However, others were more critical with Sabine Hossenfelder saying that: "negative masses have not revolutionized cosmology", "Farnes in his paper instead wants negative gravitational masses to mutually repel each other. But general relativity won’t let you do this", and "A creation term is basically a magic fix by which you can explain everything and anything". This was contested by Farnes who submitted a comment that "Your disagreement appears to be with the work of Bondi, who showed that these negative masses are compatible with GR." and that "A creation term is also not 'a magic fix by which you can explain everything and anything'. That is incredibly misleading. It provides very exact and specific well-defined physical properties." Wired magazine were also critical about the work, with their Business Editor stating that "his theory isn’t the issue.

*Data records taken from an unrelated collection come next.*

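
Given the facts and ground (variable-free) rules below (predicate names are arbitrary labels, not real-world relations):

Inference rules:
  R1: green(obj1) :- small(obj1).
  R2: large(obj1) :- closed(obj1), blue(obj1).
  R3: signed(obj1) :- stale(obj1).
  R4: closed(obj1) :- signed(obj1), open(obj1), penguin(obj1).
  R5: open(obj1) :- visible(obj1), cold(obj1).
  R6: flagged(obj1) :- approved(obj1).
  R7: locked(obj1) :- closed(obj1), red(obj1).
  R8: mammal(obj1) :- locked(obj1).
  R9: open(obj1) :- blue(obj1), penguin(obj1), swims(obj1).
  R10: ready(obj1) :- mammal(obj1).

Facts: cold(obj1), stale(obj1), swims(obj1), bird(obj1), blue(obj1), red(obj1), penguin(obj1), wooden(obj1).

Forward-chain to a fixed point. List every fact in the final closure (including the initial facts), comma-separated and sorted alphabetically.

bird(obj1), blue(obj1), closed(obj1), cold(obj1), large(obj1), locked(obj1), mammal(obj1), open(obj1), penguin(obj1), ready(obj1), red(obj1), signed(obj1), stale(obj1), swims(obj1), wooden(obj1)

Round 1 fires R3, R9, giving signed(obj1), open(obj1).
Round 2 fires R4, giving closed(obj1).
Round 3 fires R2, R7, giving large(obj1), locked(obj1).
Round 4 fires R8, giving mammal(obj1).
Round 5 fires R10, giving ready(obj1).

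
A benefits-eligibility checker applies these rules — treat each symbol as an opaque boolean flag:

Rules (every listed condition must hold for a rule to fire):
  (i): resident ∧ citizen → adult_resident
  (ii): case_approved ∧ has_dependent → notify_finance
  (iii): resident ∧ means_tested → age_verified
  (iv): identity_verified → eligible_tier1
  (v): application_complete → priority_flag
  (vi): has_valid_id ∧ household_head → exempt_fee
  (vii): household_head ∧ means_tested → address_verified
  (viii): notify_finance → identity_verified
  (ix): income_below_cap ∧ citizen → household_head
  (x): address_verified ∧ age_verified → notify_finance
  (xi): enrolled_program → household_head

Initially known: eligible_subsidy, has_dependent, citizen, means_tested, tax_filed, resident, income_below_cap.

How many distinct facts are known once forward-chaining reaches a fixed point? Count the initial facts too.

14

Round 1: (i) [resident ∧ citizen → adult_resident]; (iii) [resident ∧ means_tested → age_verified]; (ix) [income_below_cap ∧ citizen → household_head]. New: adult_resident, age_verified, household_head.
Round 2: (vii) [household_head ∧ means_tested → address_verified]. New: address_verified.
Round 3: (x) [address_verified ∧ age_verified → notify_finance]. New: notify_finance.
Round 4: (viii) [notify_finance → identity_verified]. New: identity_verified.
Round 5: (iv) [identity_verified → eligible_tier1]. New: eligible_tier1.
Closure: {address_verified, adult_resident, age_verified, citizen, eligible_subsidy, eligible_tier1, has_dependent, household_head, identity_verified, income_below_cap, means_tested, notify_finance, resident, tax_filed} — 14 facts.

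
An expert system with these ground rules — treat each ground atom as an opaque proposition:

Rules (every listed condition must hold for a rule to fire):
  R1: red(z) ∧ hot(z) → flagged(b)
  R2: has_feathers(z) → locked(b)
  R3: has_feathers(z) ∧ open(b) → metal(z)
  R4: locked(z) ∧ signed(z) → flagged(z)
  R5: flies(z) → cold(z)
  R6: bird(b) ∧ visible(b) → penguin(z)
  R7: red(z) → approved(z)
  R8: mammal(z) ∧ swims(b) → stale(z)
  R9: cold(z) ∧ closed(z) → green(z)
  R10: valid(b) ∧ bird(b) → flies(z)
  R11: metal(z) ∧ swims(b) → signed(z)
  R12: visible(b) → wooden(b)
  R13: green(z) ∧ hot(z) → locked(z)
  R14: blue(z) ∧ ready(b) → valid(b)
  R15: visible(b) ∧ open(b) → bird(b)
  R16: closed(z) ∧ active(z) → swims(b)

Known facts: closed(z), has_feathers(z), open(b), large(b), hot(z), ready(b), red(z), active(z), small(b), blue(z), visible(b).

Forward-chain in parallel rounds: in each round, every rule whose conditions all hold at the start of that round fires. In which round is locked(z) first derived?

Round 1: R1 [red(z) ∧ hot(z) → flagged(b)]; R2 [has_feathers(z) → locked(b)]; R3 [has_feathers(z) ∧ open(b) → metal(z)]; R7 [red(z) → approved(z)]; R12 [visible(b) → wooden(b)]; R14 [blue(z) ∧ ready(b) → valid(b)]; R15 [visible(b) ∧ open(b) → bird(b)]; R16 [closed(z) ∧ active(z) → swims(b)]. New: flagged(b), locked(b), metal(z), approved(z), wooden(b), valid(b), bird(b), swims(b).
Round 2: R6 [bird(b) ∧ visible(b) → penguin(z)]; R10 [valid(b) ∧ bird(b) → flies(z)]; R11 [metal(z) ∧ swims(b) → signed(z)]. New: penguin(z), flies(z), signed(z).
Round 3: R5 [flies(z) → cold(z)]. New: cold(z).
Round 4: R9 [cold(z) ∧ closed(z) → green(z)]. New: green(z).
Round 5: R13 [green(z) ∧ hot(z) → locked(z)]. New: locked(z).
locked(z) first appears in round 5.

5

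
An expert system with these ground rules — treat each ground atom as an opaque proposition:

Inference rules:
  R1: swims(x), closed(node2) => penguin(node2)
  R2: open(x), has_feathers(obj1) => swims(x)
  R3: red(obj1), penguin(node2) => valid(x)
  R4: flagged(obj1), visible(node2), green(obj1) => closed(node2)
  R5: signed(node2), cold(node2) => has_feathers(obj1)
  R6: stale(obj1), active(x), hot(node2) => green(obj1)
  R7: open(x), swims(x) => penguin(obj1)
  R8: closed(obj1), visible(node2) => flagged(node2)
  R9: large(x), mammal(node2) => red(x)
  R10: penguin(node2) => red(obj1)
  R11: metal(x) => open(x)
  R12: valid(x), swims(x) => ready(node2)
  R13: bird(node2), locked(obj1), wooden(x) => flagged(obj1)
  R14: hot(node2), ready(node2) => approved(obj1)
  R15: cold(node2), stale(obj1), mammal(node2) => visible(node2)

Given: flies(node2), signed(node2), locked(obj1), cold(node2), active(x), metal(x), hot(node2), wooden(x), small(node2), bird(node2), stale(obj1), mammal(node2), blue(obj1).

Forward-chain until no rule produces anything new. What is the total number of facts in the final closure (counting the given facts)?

26

Round 1: R5 [signed(node2), cold(node2) => has_feathers(obj1)]; R6 [stale(obj1), active(x), hot(node2) => green(obj1)]; R11 [metal(x) => open(x)]; R13 [bird(node2), locked(obj1), wooden(x) => flagged(obj1)]; R15 [cold(node2), stale(obj1), mammal(node2) => visible(node2)]. New: has_feathers(obj1), green(obj1), open(x), flagged(obj1), visible(node2).
Round 2: R2 [open(x), has_feathers(obj1) => swims(x)]; R4 [flagged(obj1), visible(node2), green(obj1) => closed(node2)]. New: swims(x), closed(node2).
Round 3: R1 [swims(x), closed(node2) => penguin(node2)]; R7 [open(x), swims(x) => penguin(obj1)]. New: penguin(node2), penguin(obj1).
Round 4: R10 [penguin(node2) => red(obj1)]. New: red(obj1).
Round 5: R3 [red(obj1), penguin(node2) => valid(x)]. New: valid(x).
Round 6: R12 [valid(x), swims(x) => ready(node2)]. New: ready(node2).
Round 7: R14 [hot(node2), ready(node2) => approved(obj1)]. New: approved(obj1).
Closure: {active(x), approved(obj1), bird(node2), blue(obj1), closed(node2), cold(node2), flagged(obj1), flies(node2), green(obj1), has_feathers(obj1), hot(node2), locked(obj1), mammal(node2), metal(x), open(x), penguin(node2), penguin(obj1), ready(node2), red(obj1), signed(node2), small(node2), stale(obj1), swims(x), valid(x), visible(node2), wooden(x)} — 26 facts.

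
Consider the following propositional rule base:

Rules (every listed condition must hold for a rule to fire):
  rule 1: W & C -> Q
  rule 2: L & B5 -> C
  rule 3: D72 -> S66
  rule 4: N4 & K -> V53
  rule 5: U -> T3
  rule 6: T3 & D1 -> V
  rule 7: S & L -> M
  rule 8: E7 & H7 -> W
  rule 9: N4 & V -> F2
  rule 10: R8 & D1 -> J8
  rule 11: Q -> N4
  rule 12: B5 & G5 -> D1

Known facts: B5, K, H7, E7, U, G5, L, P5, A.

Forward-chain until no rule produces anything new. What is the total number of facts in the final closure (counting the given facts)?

18

Round 1 fires rule 2, rule 5, rule 8, rule 12, giving C, T3, W, D1.
Round 2 fires rule 1, rule 6, giving Q, V.
Round 3 fires rule 11, giving N4.
Round 4 fires rule 4, rule 9, giving V53, F2.
Closure: {A, B5, C, D1, E7, F2, G5, H7, K, L, N4, P5, Q, T3, U, V, V53, W} — 18 facts.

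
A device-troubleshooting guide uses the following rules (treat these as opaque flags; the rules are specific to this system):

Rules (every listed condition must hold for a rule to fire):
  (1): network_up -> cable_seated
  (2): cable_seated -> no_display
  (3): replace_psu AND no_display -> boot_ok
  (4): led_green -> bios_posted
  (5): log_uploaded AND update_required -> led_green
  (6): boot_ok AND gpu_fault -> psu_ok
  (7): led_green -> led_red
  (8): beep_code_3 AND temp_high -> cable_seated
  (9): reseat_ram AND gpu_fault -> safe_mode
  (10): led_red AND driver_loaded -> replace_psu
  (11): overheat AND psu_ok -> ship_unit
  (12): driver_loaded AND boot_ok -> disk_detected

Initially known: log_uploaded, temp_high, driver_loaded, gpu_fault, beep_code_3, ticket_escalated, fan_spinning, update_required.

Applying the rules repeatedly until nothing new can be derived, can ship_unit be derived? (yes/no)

no

Round 1 fires (5), (8), giving led_green, cable_seated.
Round 2 fires (2), (4), (7), giving no_display, bios_posted, led_red.
Round 3 fires (10), giving replace_psu.
Round 4 fires (3), giving boot_ok.
Round 5 fires (6), (12), giving psu_ok, disk_detected.
Fixed point reached. ship_unit is concluded only by (11); (11) needs overheat (never derived).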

It’s how Oxford University and Farnes himself communicated it to the wider public." Later the same month, Wired published a second article stating: "Farnes is careful to point out that his ideas are speculative, and it is still unclear whether they are consistent with prior telescope observations and dark matter experiments". The Age then published an article about a "radical new model of the universe" and claimed "it’s good to remember that the ideas of Einstein and many others were controversial when first published".

Farnes claims that definitive proof of this theory will come from measurements of the distribution of galaxies throughout the history of the universe using the Square Kilometre Array telescope, which will come online in 2030.